In terms of the actual voter preferences, it had this to say:
Most have a preference but remain uncertain: they are the ‘Leaners’, with 31% saying they are “leaning towards voting to stay in the EU” and 28% “leaning towards voting to leave the EU”. Both say they want to know what the conditions are before making up their minds. 13% simply can’t choose, answering ‘don’t know’
Surprisingly, their poll shows that the man most trusted in this whole affair is Cameron (with 49% trusting him), but…
The PM remains distrusted on Europe by 41% of the public, predominantly those whose minds are firmly set for ‘in’ or ‘out’. Cameron’s appeal is strongest among the ‘Leaners’.
The key message is that there are an awful lot of “leaners” who need swaying, and at the moment they trust Cameron more than Farage or Blair.
Today, the Telegraph published an interview with Nigel in which he says “Let me lead the ‘out’ campaign in the EU referendum”

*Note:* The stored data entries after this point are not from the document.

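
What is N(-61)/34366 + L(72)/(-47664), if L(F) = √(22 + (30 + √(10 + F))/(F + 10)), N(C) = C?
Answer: -61/34366 - √(150388 + 82*√82)/3908448 ≈ -0.0018745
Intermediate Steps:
L(F) = √(22 + (30 + √(10 + F))/(10 + F))
N(-61)/34366 + L(72)/(-47664) = -61/34366 + √(22 + (10 + 72)^(-½) + 30/(10 + 72))/(-47664) = -61*1/34366 + √(22 + 82^(-½) + 30/82)*(-1/47664) = -61/34366 + √(22 + √82/82 + 30*(1/82))*(-1/47664) = -61/34366 + √(22 + √82/82 + 15/41)*(-1/47664) = -61/34366 + √(917/41 + √82/82)*(-1/47664) = -61/34366 - √(917/41 + √82/82)/47664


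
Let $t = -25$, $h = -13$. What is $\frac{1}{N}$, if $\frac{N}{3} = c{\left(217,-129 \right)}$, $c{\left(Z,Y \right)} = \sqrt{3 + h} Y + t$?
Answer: $\frac{i}{3 \left(- 25 i + 129 \sqrt{10}\right)} \approx -4.989 \cdot 10^{-5} + 0.00081407 i$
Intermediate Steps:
$c{\left(Z,Y \right)} = -25 + i Y \sqrt{10}$ ($c{\left(Z,Y \right)} = \sqrt{3 - 13} Y - 25 = \sqrt{-10} Y - 25 = i \sqrt{10} Y - 25 = i Y \sqrt{10} - 25 = -25 + i Y \sqrt{10}$)
$N = -75 - 387 i \sqrt{10}$ ($N = 3 \left(-25 + i \left(-129\right) \sqrt{10}\right) = 3 \left(-25 - 129 i \sqrt{10}\right) = -75 - 387 i \sqrt{10} \approx -75.0 - 1223.8 i$)
$\frac{1}{N} = \frac{1}{-75 - 387 i \sqrt{10}}$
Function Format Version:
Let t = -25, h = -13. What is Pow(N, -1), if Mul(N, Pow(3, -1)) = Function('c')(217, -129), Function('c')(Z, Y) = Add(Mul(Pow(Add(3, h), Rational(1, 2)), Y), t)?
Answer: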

Nigel shows a certain impatience with voices like those of Redwood and Oborne:
“The No campaign needs to get itself moving. All this nonsense from very snobby Tories that we should not dominate the campaign and I should go on holiday for six months – forget it!”
In terms of UKIP’s plans to get the Campaign going, the interview reports that Nigel will launch a campaign at a meeting with UKIP activists today. He will say:
“We are going to take the lead, we are going to get cracking. But we will at all times invite others to come along and share the platform with us. We will be launching a massive series of public events and meetings all over the country starting in September. These will be public meetings. They will be live web streamed. We are going to be busy, delivering leaflets through the doors by the million. We are not prepared to stand around and wait.”
The “drip, drip, drip” of continuous Pro-EU propaganda from the likes of the BBC, Murdoch’s media empire, a majority of MPs and Ministers, the EU itself and outfits like British Influence is there already.
I am certain that more will join in the debate over how the “Out” (or “No” if you prefer) campaign will be run, and who will lead it, but Nigel is right on one thing:
Whoever leads it, the campaign to save Britain has to start right now.